- Advertising platform Sizmek filed for voluntary Chapter 11 bankruptcy to preserve value and access capital as the company looks for strategic alternatives, according to a press release.
- Sizmek reportedly owes hundreds of millions of dollars for ad sales or services to thousands of creditors. The list of creditors includes Google, Rubicon Project and LiveRamp, according to Adexchanger.
- Sizmek has been in discussions with stakeholders and pursued alternatives to bankruptcy. Earlier this year, Sizmek’s private equity partners, including Vector Capital and Cerberus Capital Management, reportedly looked for options to sell, but would not consider a piecemeal sale, according to Adweek.
The news of the bankruptcy filing underscores a growing sense of uncertainty surrounding the ad-tech ecosystem — and the challenges facing independent operators trying to compete against the tech giants. Growing concerns around brand safety and transparency have introduced an air of caution around programmatic, while recent reports that Google is mulling decisions that could shift how online content is monetized has raised additional questions for the ad-tech sector.
Vector purchased Sizmek in 2016 for $122 million and later acquired Rocket Fuel with the goal of integrating the two businesses and creating a powerful buy-side tech side.

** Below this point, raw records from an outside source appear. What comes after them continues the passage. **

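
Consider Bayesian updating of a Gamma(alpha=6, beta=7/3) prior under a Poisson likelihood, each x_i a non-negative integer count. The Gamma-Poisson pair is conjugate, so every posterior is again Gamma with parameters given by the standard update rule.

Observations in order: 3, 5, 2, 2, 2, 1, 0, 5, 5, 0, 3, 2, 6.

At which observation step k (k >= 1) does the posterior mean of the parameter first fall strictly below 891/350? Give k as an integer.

k = 6

obs 1: x=3 → posterior Gamma(9, 10/3)
obs 2: x=5 → posterior Gamma(14, 13/3)
obs 3: x=2 → posterior Gamma(16, 16/3)
obs 4: x=2 → posterior Gamma(18, 19/3)
obs 5: x=2 → posterior Gamma(20, 22/3)
obs 6: x=1 → posterior Gamma(21, 25/3)
obs 7: x=0 → posterior Gamma(21, 28/3)
obs 8: x=5 → posterior Gamma(26, 31/3)
obs 9: x=5 → posterior Gamma(31, 34/3)
obs 10: x=0 → posterior Gamma(31, 37/3)
obs 11: x=3 → posterior Gamma(34, 40/3)
obs 12: x=2 → posterior Gamma(36, 43/3)
obs 13: x=6 → posterior Gamma(42, 46/3)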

The strategy succeeded to some extent, with Sizmek's share of the online ad server market second only to Google, according to Adexchanger. However, the bankruptcy filing suggests that the integration may not have moved as quickly as needed to compete in this space.
This year, 65% of all digital media ad spend will be traded programmatically, according to Zenith, but factors like the EU’s GDPR and infrastructure investments have slowed the programmatic transition. Marketers, who have been attracted by programmatic’s efficiency and automation, have also struggled with the inability to fully control where ads purchased programmatically will appear. Sizmek’s bankruptcy filing follows other consolidation and bankruptcies in the programmatic ad space amid these challenges.
More marketers purchasing digital ads programmatically are also increasingly moving those functions in-house, according to the Interactive Advertising Bureau. Improved ad performance and ROI, greater transparency, more control, better targeting and more accountability were the top reasons for bringing programmatic in-house.